Get all Sum node in a sympy expression with EPath //

Question

I have undestood that EPath is similar to xpath, but I am not sure. I want to match all the Sum in an expression. Consider

import sympy
x = sympy.IndexedBase('x', real=True)
i = sympy.Symbol('i', integer=True, positive=True, finite=True)
n = sympy.Symbol('n', integer=True, positive=True, finite=True)
expr = sympy.sin(sympy.Sum(2*x[i], (i, 1, n))) ** 2 + sympy.Sum(x[i], (i, 1, n))

I can match the Sum in the root note with

sympy.EPath(r"/Sum")

(actually it seems wrong to me, /*/Sum seems more correct). I can match the other one with

sympy.EPath(r"/*/*/Sum")

but I want all of them. From the documentation of xpath I read

// : Selects nodes in the document from the current node that match the selection no matter where they are

but it seems not supported by sympy:

sympy.EPath(r"//Sum")
---> ValueError: empty selector

If useful I have created a workaround looping on the expression tree:

def traverse_apply(expr, atype, func):
    """
    Apply the function `func` to all the element in the expression `expr` of type `atype`.
    Return a new expression.
    """
    if type(expr) == atype:
        
        return func(expr)
    if isinstance(expr, sympy.Basic):
        if not expr.is_Atom:
            args, basic = expr.args, True
        else:
            return expr
    elif hasattr(expr, '__iter__'):
        args, basic = expr, False
    else:
        return expr
    
    args = list(args)
    indices = range(len(args))
    
    for i in indices:

        arg = args[i]
        args[i] = traverse_apply(arg, atype, func)

    if basic:
        return expr.func(*args)
    else:
        return expr.__class__(args)

Answer 1

For the purpose of this demonstration, I took the liberty to change the start value of the index i: it starts from zero.
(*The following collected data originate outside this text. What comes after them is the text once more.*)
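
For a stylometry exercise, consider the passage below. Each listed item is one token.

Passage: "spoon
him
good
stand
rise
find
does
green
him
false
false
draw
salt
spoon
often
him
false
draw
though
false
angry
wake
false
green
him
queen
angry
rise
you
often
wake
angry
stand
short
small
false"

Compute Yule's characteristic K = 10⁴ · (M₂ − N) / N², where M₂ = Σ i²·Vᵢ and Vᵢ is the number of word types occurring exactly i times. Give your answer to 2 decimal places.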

That's because I'm going to substitute the x variable of one summation with an array of numerical values. Remember, in Python indexing starts at 0.

import sympy
x = sympy.IndexedBase('x', real=True)
i = sympy.Symbol('i', integer=True, positive=True, finite=True)
n = sympy.Symbol('n', integer=True, positive=True, finite=True)
expr = sympy.sin(sympy.Sum(2*x[i], (i, 0, n))) ** 2 + sympy.Sum(x[i], (i, 0, n))
expr

Select all summations from expr with the find method:

matches = list(expr.find(Sum))
matches
# out: [Sum(x[i], (i, 0, n)), Sum(2*x[i], (i, 0, n))]
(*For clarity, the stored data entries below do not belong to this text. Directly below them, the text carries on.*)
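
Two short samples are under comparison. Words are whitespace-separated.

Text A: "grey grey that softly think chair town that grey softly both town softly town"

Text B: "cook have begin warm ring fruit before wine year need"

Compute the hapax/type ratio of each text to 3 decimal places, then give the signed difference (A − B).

-0.571

A: hapax=3, V=7, ratio=0.429
B: hapax=10, V=10, ratio=1.000
Difference = 0.429 − 1.000 = -0.571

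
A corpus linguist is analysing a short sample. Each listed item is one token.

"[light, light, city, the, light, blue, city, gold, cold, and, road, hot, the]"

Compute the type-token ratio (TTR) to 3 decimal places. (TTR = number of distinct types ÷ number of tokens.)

0.692

N = 13 tokens, V = 9 types.
TTR = V / N = 9 / 13 = 0.692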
Also note that expr.find returns a set of elements. I converted them to a list in order to be able to index it. In Python, the conversion from a set to list is going to change order, so you might see a different ordering on your screen.
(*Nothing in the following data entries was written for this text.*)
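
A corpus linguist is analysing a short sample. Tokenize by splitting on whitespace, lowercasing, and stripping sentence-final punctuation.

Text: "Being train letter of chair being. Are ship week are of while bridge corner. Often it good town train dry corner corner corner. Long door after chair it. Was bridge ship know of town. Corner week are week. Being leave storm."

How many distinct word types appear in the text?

Distinct types: {after, are, being, bridge, chair, corner, door, dry, good, it, know, leave, letter, long, of, often, ship, storm, town, train, was, week, while}
V = 23

23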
Now, I want to select Sum(x[i], (i, 0, n)), replace x with the array [0, 1, 2, 3, 4] (for simplicity) and n with the length of this array:

# must use sympy.Array, or sympy.Matrix, otherwise errors!
xvals = sympy.Array(list(range(5)))
# perform the substitution
new_val = matches[0].subs({x: xvals, n: len(xvals) - 1})
print(new_val)
# out: Sum([0, 1, 2, 3, 4][i], (i, 0, 4))

# evaluate the summation
new_val = new_val.doit()
new_val
# out: 10

Finally, replace the summation with new_val into the original expression:

new_expr = expr.subs(matches[0], new_val)
new_expr
# out: sin(Sum(2*x[i], (i, 0, n)))**2 + 10

The downside of this pattern/matching strategy is that it replaces every match of the summation specified on the first argument of subs, which might be undesirable. Other than that, it is quite easy and works well even for complicated expressions.